My client was an agency driver, working on only his second shift for the company. His job was to deliver steel products to various commercial customers at various locations.
My client was provided with gloves and asked to sign some paperwork which outlined the job reporting process and what to do with customer payments.
At no point was my client advised that he was not to assist customers with unloading their goods from the back of the truck. Indeed, my client’s delivery sheet included at least 2 destinations which were private addresses, so the company knew full well that the customer would be unlikely to have commercial tools or equipment available to attend to the unloading of some of the heavy steel products.
My client’s truck did not have any crane fitted nor any other lifting equipment and, upon arrival at one of the private addresses, the customer indeed expected my client to attend to the unloading of the steel products, which included some long lengths of steel.

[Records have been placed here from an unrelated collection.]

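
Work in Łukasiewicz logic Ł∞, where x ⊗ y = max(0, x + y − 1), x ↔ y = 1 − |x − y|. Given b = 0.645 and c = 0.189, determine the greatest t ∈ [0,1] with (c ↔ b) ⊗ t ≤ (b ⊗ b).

c ↔ b = 1 − |0.189 − 0.645| = 1 − 0.456 = 0.544
So the left factor is c ↔ b = 0.544.
b ⊗ b = max(0, 0.645 + 0.645 − 1) = max(0, 0.290) = 0.290
So the right-hand bound is b ⊗ b = 0.290.
The residuum of the Łukasiewicz t-norm gives the supremum: min(1, 1 − 0.544 + 0.290).
1 − 0.544 + 0.290 = 0.746, so t = min(1, 0.746) = 0.746.
Check: 0.544 ⊗ 0.746 = max(0, 0.290) = 0.290 ≤ 0.290.

0.746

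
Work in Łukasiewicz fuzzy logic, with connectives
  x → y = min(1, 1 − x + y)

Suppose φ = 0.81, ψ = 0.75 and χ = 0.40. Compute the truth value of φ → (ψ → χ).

0.84

ψ → χ = min(1, 1 − 0.75 + 0.40) = min(1, 0.65) = 0.65
φ → (ψ → χ) = min(1, 1 − 0.81 + 0.65) = min(1, 0.84) = 0.84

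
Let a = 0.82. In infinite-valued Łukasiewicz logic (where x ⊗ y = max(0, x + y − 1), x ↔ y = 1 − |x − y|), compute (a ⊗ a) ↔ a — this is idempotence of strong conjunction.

0.82

a ⊗ a = max(0, 0.82 + 0.82 − 1) = max(0, 0.64) = 0.64
(a ⊗ a) ↔ a = 1 − |0.64 − 0.82| = 1 − 0.18 = 0.82
(The value 0.82 < 1 shows this instance is not satisfied; fails in Ł∞ since a ⊗ a = max(0, 2a−1) ≠ a in general.)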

With the assistance of a volunteering neighbour, my client manually unloaded some of the lengths from the back of the truck but, in doing so, he lost his balance due to the weight of the steel and fell backwards, with the end of some of the steel lengths falling on to him.
My client immediately felt intense pain in his back but did not appreciate the severity of his injury, later being diagnosed with a spinal fracture requiring surgery and the installation of two metal rods. My client had to wear a back brace for over 3 months following the surgery and was unable to take up a new permanent job that he had secured before the accident, which was due to start the following week.
A claim was submitted against the defendant company for failure to provide proper training, supervision and equipment. For many months, the company argued that my client was told not to assist customers with unloading deliveries and they even disclosed a document which included a disclaimer purporting to waivie any responsibility for workers injured whilst helping customers with unloading.
Firstly, that disclaimer document was never shown to my client and they had no signed copy of the document to prove otherwise. Secondly, the disclaimer was an attempt to avoid liability NOT an instruction to not assist. In practice, it would seem that the company was aware that drivers were regularly being asked to assist with unloading and, from the documents disclosed, it became clear that there had been previous incidents/concerns regarding the risks of injury posed by assisting with unloading. Nevertheless, the company appeared to be unwilling to actually instruct drivers not to assist and, in my client’s case, had never given him any training, warning or instruction regarding the non-assisting of customers with unloading.
Orthopaedic expert evidence was obtained detailing my client’s spinal injury and the recovery made.
At this point, the defendant company’s insurer then submitted an offer of settlement, recognising that their insured company faced a significant risk of losing the case and, after further negotiations, we were able to secure a settlement of just over £34,000, which was an improvement of £11,000 on the insurer’s original offer.